Thursday, August 04, 2011

Thanks, Tea Party

Since the weekend, when the scope of the deal to raise the debt ceiling made it clear it would do nothing for economic growth, the US stock market has lost $1.02 trillion in value.

Whoever decided it was a good idea to put zealots in charge of economic policy?


charlesH said...

Well I too can keep economic growth going strong in my own household if I borrow money to enable spending beyond my income. The problem is that eventually the debt has to be repaid.

Would you have the US end up like Greece? That is where the US economy is headed if we keep borrowing like we have been.

charlesH said...

"S&P decided to lower the AAA rating, held by the United States for 70 years, to AA+ after a bipartisan debt deal signed into law this week failed to assuage concerns about the nation’s growing spending."

charlesH said...

"The bond-rating houses kept saying all along that they weren't worried about the debt ceiling not being increased.
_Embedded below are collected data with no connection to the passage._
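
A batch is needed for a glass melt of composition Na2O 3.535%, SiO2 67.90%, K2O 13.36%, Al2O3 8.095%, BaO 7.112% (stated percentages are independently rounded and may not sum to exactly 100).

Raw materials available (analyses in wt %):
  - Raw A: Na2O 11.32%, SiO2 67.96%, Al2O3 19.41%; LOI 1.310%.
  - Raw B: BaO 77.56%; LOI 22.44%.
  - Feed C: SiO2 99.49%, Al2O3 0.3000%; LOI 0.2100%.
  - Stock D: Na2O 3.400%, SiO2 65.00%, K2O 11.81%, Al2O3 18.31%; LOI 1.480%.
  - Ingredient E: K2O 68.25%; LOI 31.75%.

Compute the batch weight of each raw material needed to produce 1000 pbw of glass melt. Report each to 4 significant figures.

Intermediates appear, rounded to 4 significant figures, when written out. Exact precision is carried through every step. A single rounding finalizes every reported figure. Derived quantities (the yield, totals, net glass mass, five oxide percentages, ignition loss) are computed at full precision using the weight values on 1000 pbw of glass, exactly as shown in the problem or answer text.
Target masses of each oxide per 1000 pbw glass melt:
  Na2O: 3.535% × 1000 = 35.35 pbw
  SiO2: 67.90% × 1000 = 679.0 pbw
  K2O: 13.36% × 1000 = 133.6 pbw
  Al2O3: 8.095% × 1000 = 80.95 pbw
  BaO: 7.112% × 1000 = 71.12 pbw
A balance pass over the oxides, on the weights just shown, for the quoted basis mass (every target is met by its sum given rounding of the digits):
  Na2O: 266.2·0.1132 + 153.3·0.03400 = 35.35 pbw (target 35.35 pbw)
  SiO2: 266.2·0.6796 + 400.5·0.9949 + 153.3·0.6500 = 679.0 pbw (target 679.0 pbw)
  K2O: 153.3·0.1181 + 169.2·0.6825 = 133.6 pbw (target 133.6 pbw)
  Al2O3: 266.2·0.1941 + 400.5·0.003000 + 153.3·0.1831 = 80.94 pbw (target 80.95 pbw)
  BaO: 91.70·0.7756 = 71.12 pbw (target 71.12 pbw)
Glass mass check: whole batch net of LOI = 1000 pbw (oxide target masses add up to 1000 pbw; against the stated basis, 1000 pbw — rounding explains the deltas).
Adding the batch up: Σ batch = 1081 pbw; Σ batch·LOI gives LOI loss = 80.90 pbw; yield = glass ÷ total batch = 92.52%.

Batch per 1000 pbw glass melt:
  Raw A: 266.2 pbw
  Raw B: 91.70 pbw
  Feed C: 400.5 pbw
  Stock D: 153.3 pbw
  Ingredient E: 169.2 pbw
Total batch = 1081 pbw; LOI loss = 80.90 pbw; yield = 92.52%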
Rather, they were worried about the long-term prospects of the U.S. government paying back $15-plus trillion, which is where our national debt (both publicly held and obligated to trust funds) will be shortly.

Because last weekend's deal didn't cut spending deeply enough, S&P has just downgraded us."

charlesH said...

Frankly, I'm not concerned about the US paying back its debt. I do believe they will inflate the currency to make it easier.
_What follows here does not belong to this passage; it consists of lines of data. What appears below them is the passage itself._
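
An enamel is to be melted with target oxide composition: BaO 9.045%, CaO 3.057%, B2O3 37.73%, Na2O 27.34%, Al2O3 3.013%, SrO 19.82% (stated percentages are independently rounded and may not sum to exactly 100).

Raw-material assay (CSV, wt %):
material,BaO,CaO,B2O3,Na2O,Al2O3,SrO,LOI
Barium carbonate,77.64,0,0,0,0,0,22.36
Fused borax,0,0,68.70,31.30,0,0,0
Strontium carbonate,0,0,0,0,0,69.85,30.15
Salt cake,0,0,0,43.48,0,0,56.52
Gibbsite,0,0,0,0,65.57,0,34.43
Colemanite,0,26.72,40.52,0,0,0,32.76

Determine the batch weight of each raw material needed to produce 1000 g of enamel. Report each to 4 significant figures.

Mid-chain values are printed rounded off to 4 significant figures as written. Each numeric step carries full precision end to end — a single rounding yields every reported value — all derived quantities are computed starting from the weights for 1000 g of glass at full precision (totals, six oxide percentages, ignition loss, the yield, net glass mass) as written in the problem or answer text.
Per-oxide target masses for 1000 g enamel:
  BaO: 9.045% × 1000 = 90.45 g
  CaO: 3.057% × 1000 = 30.57 g
  B2O3: 37.73% × 1000 = 377.3 g
  Na2O: 27.34% × 1000 = 273.4 g
  Al2O3: 3.013% × 1000 = 30.13 g
  SrO: 19.82% × 1000 = 198.2 g
Per-oxide balance check from the weights as reported, per the basis as stated (sum by sum, the targets are met up to rounding of the answer):
  BaO: 116.5·0.7764 = 90.45 g (target 90.45 g)
  CaO: 114.4·0.2672 = 30.57 g (target 30.57 g)
  B2O3: 481.7·0.6870 + 114.4·0.4052 = 377.3 g (target 377.3 g)
  Na2O: 481.7·0.3130 + 282.0·0.4348 = 273.4 g (target 273.4 g)
  Al2O3: 45.95·0.6557 = 30.13 g (target 30.13 g)
  SrO: 283.8·0.6985 = 198.2 g (target 198.2 g)
Glass-mass closure: the batch minus its LOI: 1000 g (oxide target masses add up to 1000 g; the stated basis being 1000 g — a pure rounding effect).
Batch total: Σ batch = 1324 g; Σ batch·LOI gives LOI loss = 324.3 g; yield, glass over the total, = 75.51%.

Batch per 1000 g enamel:
  Barium carbonate: 116.5 g
  Fused borax: 481.7 g
  Strontium carbonate: 283.8 g
  Salt cake: 282.0 g
  Gibbsite: 45.95 g
  Colemanite: 114.4 g
Total batch = 1324 g; LOI loss = 324.3 g; yield = 75.51%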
This makes the US different than the Greek situation. Greece is like a state in the EU, no national currency to inflate.

David Appell said...

This is the same S&P who just made a $2 trillion error in their analysis of the US budget. And who gave high ratings to the junky bonds that started all this mess. Clearly they have some problems with basic competence.

charlesH said...

The problem isn't the rating. The problem is the debt.